Per la parte creativa puoi scegliere qualsiasi soluzione ti sembri opportuna, ma quando si tratta di coordinare una squadra composta di esseri umani, tenere alta l’autostima di tutti, gestire la tecnologia e i rapporti con l’artista, beh, è un lavoro complicato e delicato. 


Due parole sul tuo metodo di lavoro?
Si comincia con il set e con la scaletta. Ascolti la musica e guardi il set... tutto vive e tutto muore sul set. Mi ricordo uno spettacolo in Francia, anni fa, con un fondale che sembrava una pelle di dalmata, bianco e nero. Dopo qualche minuto, qualsiasi luce scegliessi, faceva venire il mal di testa. Un disastro.
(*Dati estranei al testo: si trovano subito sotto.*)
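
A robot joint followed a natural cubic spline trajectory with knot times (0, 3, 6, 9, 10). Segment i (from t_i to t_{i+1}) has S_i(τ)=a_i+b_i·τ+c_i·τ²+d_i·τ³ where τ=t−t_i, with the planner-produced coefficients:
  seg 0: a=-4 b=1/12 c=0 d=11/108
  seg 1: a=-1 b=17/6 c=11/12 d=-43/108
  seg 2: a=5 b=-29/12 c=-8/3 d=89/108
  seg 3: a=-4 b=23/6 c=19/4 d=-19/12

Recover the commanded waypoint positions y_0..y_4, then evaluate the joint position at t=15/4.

y_0=-4 y_1=-1 y_2=5 y_3=-4 y_4=3
S(15/4) = 377/256

y_0 = S_0(0) = a_0 = -4
y_1 = S_1(0) = a_1 = -1
y_2 = S_2(0) = a_2 = 5
y_3 = S_3(0) = a_3 = -4
y_4 = S_3(1) = 3
t_q=15/4 is in segment 1 (τ=3/4); S_1(τ)=377/256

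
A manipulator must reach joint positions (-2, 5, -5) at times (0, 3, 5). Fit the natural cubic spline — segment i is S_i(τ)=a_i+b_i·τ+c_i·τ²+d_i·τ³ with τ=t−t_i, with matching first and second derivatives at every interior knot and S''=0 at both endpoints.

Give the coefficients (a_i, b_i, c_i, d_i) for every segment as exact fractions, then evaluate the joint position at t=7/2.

Δ: Δ0=7/3, Δ1=-5
row 1: diag=10, rhs=-44; c'=1/5, d'=-22/5
back: M1=-22/5
M: M0=0, M1=-22/5, M2=0
seg 0: a=-2, c=M0/2=0, d=(M1−M0)/(6·3)=-11/45, b=Δ0−h0·(2M0+M1)/6=68/15
seg 1: a=5, c=M1/2=-11/5, d=(M2−M1)/(6·2)=11/30, b=Δ1−h1·(2M1+M2)/6=-31/15
t_q=7/2 → seg 1, τ=1/2; S=5+-31/15·τ+-11/5·τ²+11/30·τ³=277/80

  seg 0: a=-2 b=68/15 c=0 d=-11/45
  seg 1: a=5 b=-31/15 c=-11/5 d=11/30
S(7/2) = 277/80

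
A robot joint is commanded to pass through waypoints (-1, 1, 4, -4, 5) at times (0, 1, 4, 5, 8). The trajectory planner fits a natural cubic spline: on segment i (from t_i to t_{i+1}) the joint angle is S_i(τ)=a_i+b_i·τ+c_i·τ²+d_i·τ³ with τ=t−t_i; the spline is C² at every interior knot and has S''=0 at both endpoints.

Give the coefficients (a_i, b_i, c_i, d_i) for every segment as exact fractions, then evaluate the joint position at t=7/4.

  seg 0: a=-1 b=113/72 c=0 d=31/72
  seg 1: a=1 b=103/36 c=31/24 d=-413/648
  seg 2: a=4 b=-475/72 c=-40/9 d=73/24
  seg 3: a=-4 b=-229/36 c=337/72 d=-337/648
S(7/4) = 1845/512

Δ: Δ0=2, Δ1=1, Δ2=-8, Δ3=3
row 1: diag=8, rhs=-6; c'=3/8, d'=-3/4
row 2: denom=8−3·3/8=55/8; d'=(-54−3·-3/4)/(55/8)=-414/55
row 3: denom=8−1·8/55=432/55; d'=(66−1·-414/55)/(432/55)=337/36
back: M3=337/36
back: M2=-414/55−8/55·337/36=-80/9
back: M1=-3/4−3/8·-80/9=31/12
M: M0=0, M1=31/12, M2=-80/9, M3=337/36, M4=0
seg 0: a=-1, c=M0/2=0, d=(M1−M0)/(6·1)=31/72, b=Δ0−h0·(2M0+M1)/6=113/72
seg 1: a=1, c=M1/2=31/24, d=(M2−M1)/(6·3)=-413/648, b=Δ1−h1·(2M1+M2)/6=103/36
seg 2: a=4, c=M2/2=-40/9, d=(M3−M2)/(6·1)=73/24, b=Δ2−h2·(2M2+M3)/6=-475/72
seg 3: a=-4, c=M3/2=337/72, d=(M4−M3)/(6·3)=-337/648, b=Δ3−h3·(2M3+M4)/6=-229/36
t_q=7/4 → seg 1, τ=3/4; S=1+103/36·τ+31/24·τ²+-413/648·τ³=1845/512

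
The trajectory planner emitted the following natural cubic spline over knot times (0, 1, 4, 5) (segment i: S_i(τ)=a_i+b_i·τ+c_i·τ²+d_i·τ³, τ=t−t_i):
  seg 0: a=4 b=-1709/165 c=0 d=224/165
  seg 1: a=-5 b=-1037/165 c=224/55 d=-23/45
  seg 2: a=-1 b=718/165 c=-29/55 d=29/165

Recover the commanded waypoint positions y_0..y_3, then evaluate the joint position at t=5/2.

y_0=4 y_1=-5 y_2=-1 y_3=3
S(5/2) = -615/88

y_0 = S_0(0) = a_0 = 4
y_1 = S_1(0) = a_1 = -5
y_2 = S_2(0) = a_2 = -1
y_3 = S_2(1) = 3
t_q=5/2 is in segment 1 (τ=3/2); S_1(τ)=-615/88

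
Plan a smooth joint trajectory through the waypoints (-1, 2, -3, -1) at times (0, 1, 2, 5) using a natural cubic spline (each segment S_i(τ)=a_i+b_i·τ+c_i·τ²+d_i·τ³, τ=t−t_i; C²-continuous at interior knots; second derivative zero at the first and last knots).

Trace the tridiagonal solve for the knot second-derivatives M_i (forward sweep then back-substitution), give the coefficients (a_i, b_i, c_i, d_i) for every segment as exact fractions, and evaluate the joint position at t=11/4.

Δ: Δ0=3, Δ1=-5, Δ2=2/3
row 1: diag=4, rhs=-48; c'=1/4, d'=-12
row 2: denom=8−1·1/4=31/4; d'=(34−1·-12)/(31/4)=184/31
back: M2=184/31
back: M1=-12−1/4·184/31=-418/31
M: M0=0, M1=-418/31, M2=184/31, M3=0
seg 0: a=-1, c=M0/2=0, d=(M1−M0)/(6·1)=-209/93, b=Δ0−h0·(2M0+M1)/6=488/93
seg 1: a=2, c=M1/2=-209/31, d=(M2−M1)/(6·1)=301/93, b=Δ1−h1·(2M1+M2)/6=-139/93
seg 2: a=-3, c=M2/2=92/31, d=(M3−M2)/(6·3)=-92/279, b=Δ2−h2·(2M2+M3)/6=-490/93
t_q=11/4 → seg 2, τ=3/4; S=-3+-490/93·τ+92/31·τ²+-92/279·τ³=-2689/496

  seg 0: a=-1 b=488/93 c=0 d=-209/93
  seg 1: a=2 b=-139/93 c=-209/31 d=301/93
  seg 2: a=-3 b=-490/93 c=92/31 d=-92/279
S(11/4) = -2689/496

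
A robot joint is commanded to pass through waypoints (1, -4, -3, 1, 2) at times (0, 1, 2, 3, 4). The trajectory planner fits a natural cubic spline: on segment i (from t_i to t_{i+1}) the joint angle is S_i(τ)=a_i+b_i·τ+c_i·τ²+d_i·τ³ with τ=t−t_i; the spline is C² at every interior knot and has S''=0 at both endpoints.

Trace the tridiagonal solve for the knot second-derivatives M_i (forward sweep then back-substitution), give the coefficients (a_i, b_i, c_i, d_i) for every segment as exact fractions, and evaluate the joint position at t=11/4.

  seg 0: a=1 b=-355/56 c=0 d=75/56
  seg 1: a=-4 b=-65/28 c=225/56 d=-39/56
  seg 2: a=-3 b=29/8 c=27/14 d=-87/56
  seg 3: a=1 b=79/28 c=-153/56 d=51/56
S(11/4) = 531/3584

Δ: Δ0=-5, Δ1=1, Δ2=4, Δ3=1
row 1: diag=4, rhs=36; c'=1/4, d'=9
row 2: denom=4−1·1/4=15/4; d'=(18−1·9)/(15/4)=12/5
row 3: denom=4−1·4/15=56/15; d'=(-18−1·12/5)/(56/15)=-153/28
back: M3=-153/28
back: M2=12/5−4/15·-153/28=27/7
back: M1=9−1/4·27/7=225/28
M: M0=0, M1=225/28, M2=27/7, M3=-153/28, M4=0
seg 0: a=1, c=M0/2=0, d=(M1−M0)/(6·1)=75/56, b=Δ0−h0·(2M0+M1)/6=-355/56
seg 1: a=-4, c=M1/2=225/56, d=(M2−M1)/(6·1)=-39/56, b=Δ1−h1·(2M1+M2)/6=-65/28
seg 2: a=-3, c=M2/2=27/14, d=(M3−M2)/(6·1)=-87/56, b=Δ2−h2·(2M2+M3)/6=29/8
seg 3: a=1, c=M3/2=-153/56, d=(M4−M3)/(6·1)=51/56, b=Δ3−h3·(2M3+M4)/6=79/28
t_q=11/4 → seg 2, τ=3/4; S=-3+29/8·τ+27/14·τ²+-87/56·τ³=531/3584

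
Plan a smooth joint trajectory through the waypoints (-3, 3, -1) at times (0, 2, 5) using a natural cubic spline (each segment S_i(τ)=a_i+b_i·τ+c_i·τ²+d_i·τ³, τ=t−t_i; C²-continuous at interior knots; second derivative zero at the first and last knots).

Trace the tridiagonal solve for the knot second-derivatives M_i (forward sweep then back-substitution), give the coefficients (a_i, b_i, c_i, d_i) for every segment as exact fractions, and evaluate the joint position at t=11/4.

  seg 0: a=-3 b=58/15 c=0 d=-13/60
  seg 1: a=3 b=19/15 c=-13/10 d=13/90
S(11/4) = 2099/640

Δ: Δ0=3, Δ1=-4/3
row 1: diag=10, rhs=-26; c'=3/10, d'=-13/5
back: M1=-13/5
M: M0=0, M1=-13/5, M2=0
seg 0: a=-3, c=M0/2=0, d=(M1−M0)/(6·2)=-13/60, b=Δ0−h0·(2M0+M1)/6=58/15
seg 1: a=3, c=M1/2=-13/10, d=(M2−M1)/(6·3)=13/90, b=Δ1−h1·(2M1+M2)/6=19/15
t_q=11/4 → seg 1, τ=3/4; S=3+19/15·τ+-13/10·τ²+13/90·τ³=2099/640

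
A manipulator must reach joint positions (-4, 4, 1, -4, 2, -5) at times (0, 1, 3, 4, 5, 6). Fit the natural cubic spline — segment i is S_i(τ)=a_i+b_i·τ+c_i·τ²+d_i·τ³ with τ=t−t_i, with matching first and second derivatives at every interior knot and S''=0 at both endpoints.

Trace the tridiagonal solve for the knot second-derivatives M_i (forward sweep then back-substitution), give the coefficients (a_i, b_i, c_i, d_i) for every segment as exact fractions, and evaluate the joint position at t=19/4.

  seg 0: a=-4 b=2123/228 c=0 d=-299/228
  seg 1: a=4 b=613/114 c=-299/76 d=113/456
  seg 2: a=1 b=-421/57 c=-93/38 d=29/6
  seg 3: a=-4 b=253/114 c=229/19 d=-943/114
  seg 4: a=2 b=86/57 c=-485/38 d=485/114
S(19/4) = 2321/2432

Δ: Δ0=8, Δ1=-3/2, Δ2=-5, Δ3=6, Δ4=-7
row 1: diag=6, rhs=-57; c'=1/3, d'=-19/2
row 2: denom=6−2·1/3=16/3; d'=(-21−2·-19/2)/(16/3)=-3/8
row 3: denom=4−1·3/16=61/16; d'=(66−1·-3/8)/(61/16)=1062/61
row 4: denom=4−1·16/61=228/61; d'=(-78−1·1062/61)/(228/61)=-485/19
back: M4=-485/19
back: M3=1062/61−16/61·-485/19=458/19
back: M2=-3/8−3/16·458/19=-93/19
back: M1=-19/2−1/3·-93/19=-299/38
M: M0=0, M1=-299/38, M2=-93/19, M3=458/19, M4=-485/19, M5=0
seg 0: a=-4, c=M0/2=0, d=(M1−M0)/(6·1)=-299/228, b=Δ0−h0·(2M0+M1)/6=2123/228
seg 1: a=4, c=M1/2=-299/76, d=(M2−M1)/(6·2)=113/456, b=Δ1−h1·(2M1+M2)/6=613/114
seg 2: a=1, c=M2/2=-93/38, d=(M3−M2)/(6·1)=29/6, b=Δ2−h2·(2M2+M3)/6=-421/57
seg 3: a=-4, c=M3/2=229/19, d=(M4−M3)/(6·1)=-943/114, b=Δ3−h3·(2M3+M4)/6=253/114
seg 4: a=2, c=M4/2=-485/38, d=(M5−M4)/(6·1)=485/114, b=Δ4−h4·(2M4+M5)/6=86/57
t_q=19/4 → seg 3, τ=3/4; S=-4+253/114·τ+229/19·τ²+-943/114·τ³=2321/2432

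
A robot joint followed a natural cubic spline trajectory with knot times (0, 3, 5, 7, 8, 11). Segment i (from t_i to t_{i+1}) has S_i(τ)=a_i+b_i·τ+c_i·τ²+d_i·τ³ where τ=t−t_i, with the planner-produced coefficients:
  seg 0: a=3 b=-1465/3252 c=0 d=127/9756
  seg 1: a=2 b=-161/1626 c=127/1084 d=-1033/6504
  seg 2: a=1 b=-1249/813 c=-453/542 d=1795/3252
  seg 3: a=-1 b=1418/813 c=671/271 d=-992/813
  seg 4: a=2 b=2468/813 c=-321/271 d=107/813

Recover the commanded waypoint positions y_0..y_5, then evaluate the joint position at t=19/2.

y_0 = S_0(0) = a_0 = 3
y_1 = S_1(0) = a_1 = 2
y_2 = S_2(0) = a_2 = 1
y_3 = S_3(0) = a_3 = -1
y_4 = S_4(0) = a_4 = 2
y_5 = S_4(3) = 4
t_q=19/2 is in segment 4 (τ=3/2); S_4(τ)=9393/2168

y_0=3 y_1=2 y_2=1 y_3=-1 y_4=2 y_5=4
S(19/2) = 9393/2168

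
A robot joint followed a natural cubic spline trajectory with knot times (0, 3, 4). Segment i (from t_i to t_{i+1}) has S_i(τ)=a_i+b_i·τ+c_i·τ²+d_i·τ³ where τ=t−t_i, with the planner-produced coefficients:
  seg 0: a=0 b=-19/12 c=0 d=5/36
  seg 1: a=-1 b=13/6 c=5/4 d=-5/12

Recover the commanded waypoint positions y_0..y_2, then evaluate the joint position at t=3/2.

y_0 = S_0(0) = a_0 = 0
y_1 = S_1(0) = a_1 = -1
y_2 = S_1(1) = 2
t_q=3/2 is in segment 0 (τ=3/2); S_0(τ)=-61/32

y_0=0 y_1=-1 y_2=2
S(3/2) = -61/32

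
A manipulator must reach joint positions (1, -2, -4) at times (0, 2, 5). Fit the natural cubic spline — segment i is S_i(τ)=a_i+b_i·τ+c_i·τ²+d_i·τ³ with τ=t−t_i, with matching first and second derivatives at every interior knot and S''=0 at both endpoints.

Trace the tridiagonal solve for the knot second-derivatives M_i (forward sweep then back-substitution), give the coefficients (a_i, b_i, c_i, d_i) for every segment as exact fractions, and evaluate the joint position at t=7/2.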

Ho visto tanti spettacoli dove il primo numero è fantastico e spettacolare, e anche il secondo è fantastico e spettacolare, poi anche il terzo e anche il quarto: a quel punto la spettacolarità non è più spettacolare. È come una cena: cominci con un antipasto fantastico, poi ci vuole qualcosa di delicato, poi un piatto forte, poi del formaggio e il migliore dei dessert per finire. Ecco, questo paragone mi è appena venuto in mente, e forse lo userò ancora! Comunque, molto di questo non ha a che fare con la luce e l’ombra: per questo si deve capire la musica.